Faughnan also makes the point that the breakdown cover provided by insurers is not actually free, as the cost is embedded in the price of the insurance. No doubt that is true, but if you’re already with an insurer that offers this service, surely it is excessive to pay the AA a further €146 plus each year (as some motorists do) for a product that overlaps to a large degree? “Our customer surveys show that at the ‘moment of truth’, AA members are very glad to have AA membership rather than a simpler ‘free’ cover,” he says.
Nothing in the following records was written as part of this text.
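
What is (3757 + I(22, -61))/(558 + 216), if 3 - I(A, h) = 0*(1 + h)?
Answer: 1880/387 ≈ 4.8579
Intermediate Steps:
I(A, h) = 3 (I(A, h) = 3 - 0*(1 + h) = 3 - 1*0 = 3 + 0 = 3)
(3757 + I(22, -61))/(558 + 216) = (3757 + 3)/(558 + 216) = 3760/774 = 3760*(1/774) = 1880/387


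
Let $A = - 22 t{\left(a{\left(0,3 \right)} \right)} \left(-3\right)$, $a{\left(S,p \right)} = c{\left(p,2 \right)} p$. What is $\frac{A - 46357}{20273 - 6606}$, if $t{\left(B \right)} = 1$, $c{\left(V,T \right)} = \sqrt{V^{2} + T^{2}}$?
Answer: $- \frac{46291}{13667} \approx -3.3871$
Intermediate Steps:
$c{\left(V,T \right)} = \sqrt{T^{2} + V^{2}}$
$a{\left(S,p \right)} = p \sqrt{4 + p^{2}}$ ($a{\left(S,p \right)} = \sqrt{2^{2} + p^{2}} p = \sqrt{4 + p^{2}} p = p \sqrt{4 + p^{2}}$)
$A = 66$ ($A = \left(-22\right) 1 \left(-3\right) = \left(-22\right) \left(-3\right) = 66$)
$\frac{A - 46357}{20273 - 6606} = \frac{66 - 46357}{20273 - 6606} = - \frac{46291}{13667}$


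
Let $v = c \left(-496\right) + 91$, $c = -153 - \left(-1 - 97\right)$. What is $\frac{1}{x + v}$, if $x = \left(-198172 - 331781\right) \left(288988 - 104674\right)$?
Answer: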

It’s a valid point that motorists shouldn’t be swayed by price alone, and presumably the expertise and size of AA provides reassurance to its members. However an examination of the free cover provided by Aviva reveals that it no less comprehensive than AA’s standard Roadside Rescue membership. Indeed it goes even further. Aviva’s offering includes home start cover, which AA’s does not. Aviva customers are also covered for onward travel if their car can’t be repaired; AA members would have to upgrade to the more expensive Rescue Plus product to be entitled to this benefit.
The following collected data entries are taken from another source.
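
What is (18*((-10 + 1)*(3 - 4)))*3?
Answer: 486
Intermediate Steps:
(18*((-10 + 1)*(3 - 4)))*3 = (18*(-9*(-1)))*3 = (18*9)*3 = 162*3 = 486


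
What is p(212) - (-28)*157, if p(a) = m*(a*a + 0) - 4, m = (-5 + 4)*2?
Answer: -85496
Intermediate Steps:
m = -2 (m = -1*2 = -2)
p(a) = -4 - 2*a**2 (p(a) = -2*(a*a + 0) - 4 = -2*(a**2 + 0) - 4 = -2*a**2 - 4 = -4 - 2*a**2)
p(212) - (-28)*157 = (-4 - 2*212**2) - (-28)*157 = (-4 - 2*44944) - 1*(-4396) = (-4 - 89888) + 4396 = -89892 + 4396 = -85496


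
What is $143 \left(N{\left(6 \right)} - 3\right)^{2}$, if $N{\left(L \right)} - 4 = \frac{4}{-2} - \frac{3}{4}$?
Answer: $\frac{7007}{16} \approx 437.94$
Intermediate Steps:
$N{\left(L \right)} = \frac{5}{4}$ ($N{\left(L \right)} = 4 + \left(\frac{4}{-2} - \frac{3}{4}\right) = 4 + \left(4 \left(- \frac{1}{2}\right) - \frac{3}{4}\right) = 4 - \frac{11}{4} = \frac{5}{4}$)
$143 \left(N{\left(6 \right)} - 3\right)^{2} = 143 \left(\frac{5}{4} - 3\right)^{2} = 143 \left(- \frac{7}{4}\right)^{2} = 143 \cdot \frac{49}{16} = \frac{7007}{16}$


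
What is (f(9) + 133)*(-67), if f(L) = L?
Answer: -9514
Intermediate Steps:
(f(9) + 133)*(-67) = (9 + 133)*(-67) = 142*(-67) = -9514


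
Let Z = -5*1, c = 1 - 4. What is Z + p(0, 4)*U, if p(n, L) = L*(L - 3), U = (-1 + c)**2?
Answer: 59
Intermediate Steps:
c = -3
U = 16 (U = (-1 - 3)**2 = (-4)**2 = 16)
Z = -5
p(n, L) = L*(-3 + L)
Z + p(0, 4)*U = -5 + (4*(-3 + 4))*16 = -5 + (4*1)*16 = -5 + 4*16 = -5 + 64 = 59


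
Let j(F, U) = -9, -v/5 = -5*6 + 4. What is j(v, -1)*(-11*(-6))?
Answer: -594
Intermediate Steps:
v = 130 (v = -5*(-5*6 + 4) = -5*(-30 + 4) = -5*(-26) = 130)
j(v, -1)*(-11*(-6)) = -(-99)*(-6) = -9*66 = -594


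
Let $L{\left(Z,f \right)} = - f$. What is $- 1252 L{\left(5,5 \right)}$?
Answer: $6260$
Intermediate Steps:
$- 1252 L{\left(5,5 \right)} = - 1252 \left(\left(-1\right) 5\right) = \left(-1252\right) \left(-5\right) = 6260$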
Furthermore you can make unlimited call-outs with Aviva, whereas AA applies a fair usage policy whereby members are covered for up to six call-outs per year, and may incur a service charge for any call-outs in excess of this. AA has the “best equipped and best trained” patrol force, Faughnan says, but its roadside repair rate of 82 per cent is exactly the same as Aviva’s.
Finally, for those drivers still thinking of double-insuring on breakdown cover, ask yourself this: in what possible scenario would you need to call out rescue vehicles from two different insurance companies?